Calculate Statistics for a ProductTransaction Database (SPMF documentation)
This example explains how to calculate statistics for a product transaction database using the SPMF open-source data mining library.
How to run this example?
- If you are using the graphical interface, (1) choose the "Calculate_stats_for_a_transaction_database" algorithm, (2) choose the input file contextVME.txt (3) click "Run algorithm".

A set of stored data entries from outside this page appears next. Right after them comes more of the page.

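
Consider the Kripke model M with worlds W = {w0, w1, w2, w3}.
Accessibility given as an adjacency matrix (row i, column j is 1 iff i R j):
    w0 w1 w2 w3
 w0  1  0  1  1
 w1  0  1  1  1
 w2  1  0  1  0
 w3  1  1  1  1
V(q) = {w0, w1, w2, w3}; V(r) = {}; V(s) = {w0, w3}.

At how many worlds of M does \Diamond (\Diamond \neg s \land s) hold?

Recall that \Diamond ψ holds at a world iff ψ holds at some accessible world.
Let φ = \Diamond (\Diamond \neg s \land s). Evaluate φ at each world:
  w0 (successors {w0, w2, w3}): φ is true.
  w1 (successors {w1, w2, w3}): φ is true.
  w2 (successors {w0, w2}): φ is true.
  w3 (successors {w0, w1, w2, w3}): φ is true.
For instance, at w2:
  At w2: \Diamond (\Diamond \neg s \land s) requires \Diamond \neg s \land s at some successor in {w0, w2}.
    \Diamond \neg s \land s holds at w0, so \Diamond (\Diamond \neg s \land s) is true at w2.
      At w0: \Diamond \neg s is true, s is true, so \Diamond \neg s \land s is true.
Satisfying worlds: {w0, w1, w2, w3}

4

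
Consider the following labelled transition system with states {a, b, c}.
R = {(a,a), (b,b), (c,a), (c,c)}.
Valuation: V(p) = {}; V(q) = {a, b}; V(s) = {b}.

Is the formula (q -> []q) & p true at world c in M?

At c: q -> []q is true, p is false, so (q -> []q) & p is false.
  At c: q is false, []q is false, so q -> []q is true.
    At c: []q requires q at every successor {a, c}.
      q fails at c, so []q is false at c.

No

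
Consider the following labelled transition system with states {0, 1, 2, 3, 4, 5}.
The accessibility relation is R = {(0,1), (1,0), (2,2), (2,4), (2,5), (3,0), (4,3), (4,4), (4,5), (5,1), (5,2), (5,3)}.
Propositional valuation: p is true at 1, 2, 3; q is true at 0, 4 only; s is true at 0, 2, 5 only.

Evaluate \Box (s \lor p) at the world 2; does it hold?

No

Recall that \Box ψ holds at a world iff ψ holds at every accessible world, and \Diamond ψ holds iff ψ holds at some accessible world.
At 2: \Box (s \lor p) requires s \lor p at every successor {2, 4, 5}.
  s \lor p fails at 4, so \Box (s \lor p) is false at 2.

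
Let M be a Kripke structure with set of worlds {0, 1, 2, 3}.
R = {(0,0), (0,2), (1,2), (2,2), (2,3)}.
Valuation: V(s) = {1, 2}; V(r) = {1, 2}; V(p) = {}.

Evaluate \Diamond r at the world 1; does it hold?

At 1: \Diamond r requires r at some successor in {2}.
  r holds at 2, so \Diamond r is true at 1.

Yes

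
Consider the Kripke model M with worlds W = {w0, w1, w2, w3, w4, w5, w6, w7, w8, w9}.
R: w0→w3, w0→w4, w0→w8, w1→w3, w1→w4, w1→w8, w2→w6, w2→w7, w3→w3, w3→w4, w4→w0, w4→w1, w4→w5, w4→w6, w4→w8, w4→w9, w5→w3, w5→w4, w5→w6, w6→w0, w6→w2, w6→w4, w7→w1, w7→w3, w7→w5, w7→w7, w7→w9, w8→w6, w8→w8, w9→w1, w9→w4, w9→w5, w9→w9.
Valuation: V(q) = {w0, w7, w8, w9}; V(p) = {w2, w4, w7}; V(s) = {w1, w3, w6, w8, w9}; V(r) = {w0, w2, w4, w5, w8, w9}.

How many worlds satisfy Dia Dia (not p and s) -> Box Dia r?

9

Let φ = Dia Dia (not p and s) -> Box Dia r. Evaluate φ at each world:
  w0 (successors {w3, w4, w8}): φ is true.
  w1 (successors {w3, w4, w8}): φ is true.
  w2 (successors {w6, w7}): φ is true.
  w3 (successors {w3, w4}): φ is true.
  w4 (successors {w0, w1, w5, w6, w8, w9}): φ is true.
  w5 (successors {w3, w4, w6}): φ is true.
  w6 (successors {w0, w2, w4}): φ is false.
  w7 (successors {w1, w3, w5, w7, w9}): φ is true.
  w8 (successors {w6, w8}): φ is true.
  w9 (successors {w1, w4, w5, w9}): φ is true.
For instance, at w1:
  At w1: Dia Dia (not p and s) is true, Box Dia r is true, so Dia Dia (not p and s) -> Box Dia r is true.
    At w1: Dia Dia (not p and s) requires Dia (not p and s) at some successor in {w3, w4, w8}.
      Dia (not p and s) holds at w3, so Dia Dia (not p and s) is true at w1.
    At w1: Box Dia r requires Dia r at every successor {w3, w4, w8}.
      At w3: Dia r is true.
      At w4: Dia r is true.
      At w8: Dia r is true.
    So Box Dia r is true at w1.
Satisfying worlds: {w0, w1, w2, w3, w4, w5, w7, w8, w9}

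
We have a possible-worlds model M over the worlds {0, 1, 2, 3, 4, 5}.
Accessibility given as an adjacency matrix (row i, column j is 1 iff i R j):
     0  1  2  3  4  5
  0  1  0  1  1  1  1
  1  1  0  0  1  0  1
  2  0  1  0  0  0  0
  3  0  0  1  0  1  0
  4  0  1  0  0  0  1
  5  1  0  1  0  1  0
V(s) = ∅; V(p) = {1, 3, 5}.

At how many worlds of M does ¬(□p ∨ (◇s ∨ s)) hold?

Recall that □ψ holds at a world iff ψ holds at every accessible world, and ◇ψ holds iff ψ holds at some accessible world.
Let φ = ¬(□p ∨ (◇s ∨ s)). Evaluate φ at each world:
  0 (successors {0, 2, 3, 4, 5}): φ is true.
  1 (successors {0, 3, 5}): φ is true.
  2 (successors {1}): φ is false.
  3 (successors {2, 4}): φ is true.
  4 (successors {1, 5}): φ is false.
  5 (successors {0, 2, 4}): φ is true.
For instance, at 5:
  At 5: □p ∨ (◇s ∨ s) is false, so ¬(□p ∨ (◇s ∨ s)) is true.
    At 5: □p is false, ◇s ∨ s is false, so □p ∨ (◇s ∨ s) is false.
      At 5: □p requires p at every successor {0, 2, 4}.
        p fails at 0, so □p is false at 5.
      At 5: ◇s is false, s is false, so ◇s ∨ s is false.
Satisfying worlds: {0, 1, 3, 5}

4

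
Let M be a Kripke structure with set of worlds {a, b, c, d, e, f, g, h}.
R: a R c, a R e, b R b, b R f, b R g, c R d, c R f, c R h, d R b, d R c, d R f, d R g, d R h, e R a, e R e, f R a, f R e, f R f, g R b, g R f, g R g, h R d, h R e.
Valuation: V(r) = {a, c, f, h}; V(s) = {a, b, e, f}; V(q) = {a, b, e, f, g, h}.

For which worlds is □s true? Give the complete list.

Let φ = □s. Evaluate φ at each world:
  a (successors {c, e}): φ is false.
  b (successors {b, f, g}): φ is false.
  c (successors {d, f, h}): φ is false.
  d (successors {b, c, f, g, h}): φ is false.
  e (successors {a, e}): φ is true.
  f (successors {a, e, f}): φ is true.
  g (successors {b, f, g}): φ is false.
  h (successors {d, e}): φ is false.
For instance, at g:
  At g: □s requires s at every successor {b, f, g}.
    s fails at g, so □s is false at g.
Satisfying worlds: {e, f}

e, f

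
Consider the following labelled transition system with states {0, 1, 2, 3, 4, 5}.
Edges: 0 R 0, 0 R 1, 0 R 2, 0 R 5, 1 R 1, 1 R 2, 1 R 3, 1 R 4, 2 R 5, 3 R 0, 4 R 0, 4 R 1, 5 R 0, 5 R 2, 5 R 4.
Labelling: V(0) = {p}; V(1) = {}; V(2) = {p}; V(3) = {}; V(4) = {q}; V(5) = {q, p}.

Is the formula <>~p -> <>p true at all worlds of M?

Let φ = <>~p -> <>p. Evaluate φ at each world:
  0 (successors {0, 1, 2, 5}): φ is true.
  1 (successors {1, 2, 3, 4}): φ is true.
  2 (successors {5}): φ is true.
  3 (successors {0}): φ is true.
  4 (successors {0, 1}): φ is true.
  5 (successors {0, 2, 4}): φ is true.
For instance, at 1:
  At 1: <>~p is true, <>p is true, so <>~p -> <>p is true.
    At 1: <>~p requires ~p at some successor in {1, 2, 3, 4}.
      ~p holds at 1, so <>~p is true at 1.
    At 1: <>p requires p at some successor in {1, 2, 3, 4}.
      p holds at 2, so <>p is true at 1.

Yes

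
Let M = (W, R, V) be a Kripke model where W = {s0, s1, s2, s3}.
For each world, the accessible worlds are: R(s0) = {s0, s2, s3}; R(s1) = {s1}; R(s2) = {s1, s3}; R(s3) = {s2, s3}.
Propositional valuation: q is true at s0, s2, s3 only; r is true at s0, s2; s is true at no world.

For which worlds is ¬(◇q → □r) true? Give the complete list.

s0, s2, s3

Let φ = ¬(◇q → □r). Evaluate φ at each world:
  s0 (successors {s0, s2, s3}): φ is true.
  s1 (successors {s1}): φ is false.
  s2 (successors {s1, s3}): φ is true.
  s3 (successors {s2, s3}): φ is true.
For instance, at s0:
  At s0: ◇q → □r is false, so ¬(◇q → □r) is true.
    At s0: ◇q is true, □r is false, so ◇q → □r is false.
      At s0: ◇q requires q at some successor in {s0, s2, s3}.
        q holds at s0, so ◇q is true at s0.
      At s0: □r requires r at every successor {s0, s2, s3}.
        r fails at s3, so □r is false at s0.
Satisfying worlds: {s0, s2, s3}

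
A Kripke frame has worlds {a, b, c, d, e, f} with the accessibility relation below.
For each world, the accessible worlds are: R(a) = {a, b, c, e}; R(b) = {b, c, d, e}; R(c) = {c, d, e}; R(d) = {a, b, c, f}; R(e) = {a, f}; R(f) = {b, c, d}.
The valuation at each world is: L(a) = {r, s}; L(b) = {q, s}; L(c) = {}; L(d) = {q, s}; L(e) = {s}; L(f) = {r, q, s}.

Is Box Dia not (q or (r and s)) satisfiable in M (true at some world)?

Yes

Let φ = Box Dia not (q or (r and s)). Evaluate φ at each world:
  a (successors {a, b, c, e}): φ is false.
  b (successors {b, c, d, e}): φ is false.
  c (successors {c, d, e}): φ is false.
  d (successors {a, b, c, f}): φ is true.
  e (successors {a, f}): φ is true.
  f (successors {b, c, d}): φ is true.
Detail at d (witness):
  At d: Box Dia not (q or (r and s)) requires Dia not (q or (r and s)) at every successor {a, b, c, f}.
    At a: Dia not (q or (r and s)) is true.
    At b: Dia not (q or (r and s)) is true.
    At c: Dia not (q or (r and s)) is true.
    At f: Dia not (q or (r and s)) is true.
  So Box Dia not (q or (r and s)) is true at d.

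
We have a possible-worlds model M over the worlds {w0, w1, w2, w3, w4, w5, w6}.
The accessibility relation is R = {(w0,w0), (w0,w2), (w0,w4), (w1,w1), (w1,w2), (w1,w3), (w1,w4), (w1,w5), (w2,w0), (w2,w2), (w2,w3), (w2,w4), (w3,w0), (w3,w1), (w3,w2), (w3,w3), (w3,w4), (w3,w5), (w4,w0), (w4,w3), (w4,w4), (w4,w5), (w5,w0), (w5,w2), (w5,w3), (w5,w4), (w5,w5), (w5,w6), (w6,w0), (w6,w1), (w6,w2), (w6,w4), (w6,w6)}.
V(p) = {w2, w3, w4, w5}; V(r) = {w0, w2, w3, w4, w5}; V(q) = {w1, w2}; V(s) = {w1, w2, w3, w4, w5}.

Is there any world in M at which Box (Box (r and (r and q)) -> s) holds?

Let φ = Box (Box (r and (r and q)) -> s). Evaluate φ at each world:
  w0 (successors {w0, w2, w4}): φ is true.
  w1 (successors {w1, w2, w3, w4, w5}): φ is true.
  w2 (successors {w0, w2, w3, w4}): φ is true.
  w3 (successors {w0, w1, w2, w3, w4, w5}): φ is true.
  w4 (successors {w0, w3, w4, w5}): φ is true.
  w5 (successors {w0, w2, w3, w4, w5, w6}): φ is true.
  w6 (successors {w0, w1, w2, w4, w6}): φ is true.
Detail at w0 (witness):
  At w0: Box (Box (r and (r and q)) -> s) requires Box (r and (r and q)) -> s at every successor {w0, w2, w4}.
      At w0: Box (r and (r and q)) is false, s is false, so Box (r and (r and q)) -> s is true.
      At w2: Box (r and (r and q)) is false, s is true, so Box (r and (r and q)) -> s is true.
      At w4: Box (r and (r and q)) is false, s is true, so Box (r and (r and q)) -> s is true.
  So Box (Box (r and (r and q)) -> s) is true at w0.

Yes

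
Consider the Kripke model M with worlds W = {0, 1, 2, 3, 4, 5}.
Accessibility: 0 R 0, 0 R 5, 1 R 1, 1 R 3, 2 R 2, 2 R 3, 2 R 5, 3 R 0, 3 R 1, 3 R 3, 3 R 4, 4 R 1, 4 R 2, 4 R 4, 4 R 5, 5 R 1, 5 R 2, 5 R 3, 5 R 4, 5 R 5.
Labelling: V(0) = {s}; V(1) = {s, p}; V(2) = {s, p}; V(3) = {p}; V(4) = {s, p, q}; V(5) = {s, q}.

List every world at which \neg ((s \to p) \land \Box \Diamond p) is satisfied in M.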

- If you want to execute this example from the command
line, then execute this command:
java -jar spmf.jar run Calculate_stats_for_a_transaction_database contextVME.txt no_output_file in a folder containing spmf.jar and the input file contextVME.txt. - If you are using the source code version of SPMF, launch the file "MainTestStatsTransactionDBProduct.java" in the package ca.pfv.SPMF.tests.
What is this tool?
This tool is a tool for generating statistics about a product transaction database, as used by algorithms such as VME. This tool can be used to know for example if the database is dense or sparse before applying a data mining algorithm.
What is the input?
The input is a product transaction database (aka formal context). A product is defined as a set of items that are used to assemble the product. Moreover each product is annotated with a profit (a positive integer) that indicates how much money this product generate for the company. For example, let's consider the following product database, consisting of 6 products and 7 items (this example is taken from the article of Deng & Xu, 2010). Each product is annotated with the profit information. For example, the first line indicates that the product 1 generate a total profit of 50 $ for the company and that its assembly requires parts 2, 3, 4 and 6. This product database is provided in the file "contextVME.txt" of the SPMF distribution.:
profit | items | |
product1 | 50$ | {2, 3, 4, 6} |
product2 | 20$ | {2, 5, 7} |
product3 | 50$ | {1, 2, 3, 5} |
product4 | 800$ | {1, 2, 4} |
product5 | 30$ | {6, 7} |
product6 | 50$ | {3, 4} |
What is the output?
The output is statistics about the product transaction database. For example, if we use the tool on the previous product transaction database given as example, we get the following statistics:
============ TRANSACTION DATABASE STATS ==========
Number of transactions : 6
File C:\Users\Phil\Desktop\test_files\contextVME.txt
Number of distinct items: 7
Smallest item id: 1
Largest item id: 7
Average number of items per transaction: 3.0 standard deviation: 0.816496580927726 variance: 0.6666666666666666
Average profit per product (transaction): 166.66666666666666 standard deviation: 283.4705550062573 variance: 80355.55555555555
Average item support in the database: 2.5714285714285716 standard deviation: 0.7284313590846836 variance: 0.5306122448979592 min value: 2 max value: 4
Database density: 42.857142857142854 %
Input file format
The input file format is defined as follows. It is a text file. Each lines represents a transaction. Each line is composed of two sections, as follows.
- First, the profit of the transaction is indicated by an integer number, followed by a single space.
- Second, the items in the transaction are listed. An item is represented by a positive integer. Each item is separated from the following item by a space. It is assumed that items are sorted according to a total order and that no item can appear twice in the same transaction.
For example, for the previous example, the input file is defined as follows:
50 2 3 4 6
20 2 5 7
50 1 2 3 5
800 1 2 4
30 6 7
50 3 4
Consider the first line. It means that the transaction {2, 3, 4, 6} has a profit of 50 and it contains the items 2, 3, 4 and 6. The following lines follow the same format.